Erstens kann man einfach mit diesen Daten arbeiten. Das RKI sagt, dass das Erkrankungsdatum bei 35% der Fälle fehlt. Bei der Mehrheit der Fälle ist es also auch in den Daten richtig. Zudem wissen wir auch nicht, ob die Imputation des RKI vernünftig funktioniert. Die Ersetzung durch das Meldedatum ergibt also durchaus Sinn.
Zweitens können wir die Fälle identifizieren, bei denen Meldedatum und Referenzdatum identisch sind. Alle Fälle mit fehlenden Erkrankungsdaten sind dann in dieser Menge enthalten. Leider macht diese Menge nicht 35% der Fälle aus, sondern 56%. Es gibt also eine ganze Reihe von Fällen, wo das Erkrankungsdatum und das Meldedatum tatsächlich identisch sind. Man kann jetzt (Variante 2a) versuchen, diesen Effekt zu berücksichtigen oder (Variante 2b) einfach alle Werte mit identischem Melde- und Referenzdatum veränderen. Vergleicht man nur die Fälle, wo Melde- und Referenzdatum unterschiedlich sind, dann ergibt sich eine durchschnittliche Differenz von genau einer Woche. Wenn wir eine Imputation machen wollen, dann können wir also entweder einen Teil der Fälle mit identischen Daten (Variante 2a) oder alle (Variante 2b) um eine Woche nach vorne in der Zeit ziehen. D. h., wir nehmen an, dass diese Fälle erst eine Woche nach auftreten der Symptome in der Statistik auftauchen.

Umgang mit Meldeverzug

Das Hauptproblem sind die Schwankungen an den einzelnen Wochentagen, weil die Gesundheitsämter am Wochenende die Fälle nicht melden. Anstelle der Komplizierten Nowcast-Methode lassen sich die Daten aber auf eine ganz gebräuchliche Arte und Weise "detrenden": Anstelle der wirklich gemeldeten Fälle berechnet man immer den Durchschnitt der letzten sieben Tage. Dadurch verschwindet der Trend.
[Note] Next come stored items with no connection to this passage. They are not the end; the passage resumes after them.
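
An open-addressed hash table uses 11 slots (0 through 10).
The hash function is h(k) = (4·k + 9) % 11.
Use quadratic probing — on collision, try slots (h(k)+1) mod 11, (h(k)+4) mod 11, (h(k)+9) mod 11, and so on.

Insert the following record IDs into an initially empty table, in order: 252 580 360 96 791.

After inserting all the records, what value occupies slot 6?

252 hashes to 5; slot 5 is free -> place at 5.
580 hashes to 8; slot 8 is free -> place at 8.
360 hashes to 8; 8 taken -> place at 9.
96 hashes to 8; 8,9 taken -> place at 1.
791 hashes to 5; 5 taken -> place at 6.
Table: [—, 96, —, —, —, 252, 791, —, 580, 360, —]

791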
Diese Methode ist das Standardverfahren in der Zeitreihenanalyse.

Berechnung von R

Um R zu berechnen, ermittelt man den Mittelwert der Fälle am neu berechneten Erkrangsdatum der letzten vier Tage. Diesen Wert dividiert man durch den Durchschnittswert von vor vier Tagen.

Überprüfung des Modells

Kommen wir mit dieser Berechnung tatsächlich zu Werten, die den R-Werten des RKI entsprechen?
So in etwa:
Der Plot zeigt die Berechnung von R mit starker Imputation (alle Fälle mit identischem Melde- und Reverenzdatum - 7 Tage; olivgrün), mittlerer Imputation (62.5% der Fälle mit identischem Melde- und Reverenzdatum - 7 Tage; blau) und ohne Imputation (golden). Man sieht, dass sich die Ergebnisse nicht sehr unterscheiden. Insgesamt wirkt sich Imputation nicht stark aus, außer bei den aktuellsten Werten. Das kann damit zusammenhängen, dass die aktuellen Werte ja deutlich zurück gehen, wenn jetzt auch noch ein Teil dieser Neuerkrankungen eine Woche vorgezogen wird, dann verzerrt dies offenbar die Statistik. Eine andere Erklärung wäre, dass inzwischen anders getestet wird (zum Beispiel wegen mehr Contact-Tracing), so dass es aktuell überdurchschnittlich viele Fälle gibt, wo Melde- und Erkrankungsdatum tatsächlich identisch sind.
Die rosa Punkte zeigen die offiziellen R-Werte des RKI. Leider stellt das RKI diese Werte nicht als Datensatz zur Verfügung. Um an die Werte zu kommen, habe ich ein Raster in die Graphik im Bulletin gelegt und dann die Werte "per Hand" abgelesen.
Die soliden pinken Punkte sind die Werte, die das RKI seit dem 7.04. im täglichen Lagebericht veröffentlicht. Es fällt auf, dass das RKI für die selben Tage unterschiedliche Werte angibt. Meiner Meinung liegt das daran, dass durch die Nowcast-Schätzung gerade die aktuellen Werte eine große Unsicherheit haben und vermutlich dann, wenn die Fallzahlen sinken eigentlich tendenziell zu hoch sind. Ich vermute daher auch, dass das eigentliche R deutlich unter dem liegt, was das RKI in den Lageberichten publiziert. Eine Zeitreihe wäre hier tatsächlich sehr hilfreich. Auch im Dashboard des RKI sieht man immer sehr schön, dass der Nowcast offenbar nicht besonders genau ist. Wie dieses Phänomen genau zu erklären ist, kann allerdings nur das RKI aufdecken. Man sieht allerdings auf jeden Fall, dass R eben keine exakte Größe, sondern ein Schätzwert ist.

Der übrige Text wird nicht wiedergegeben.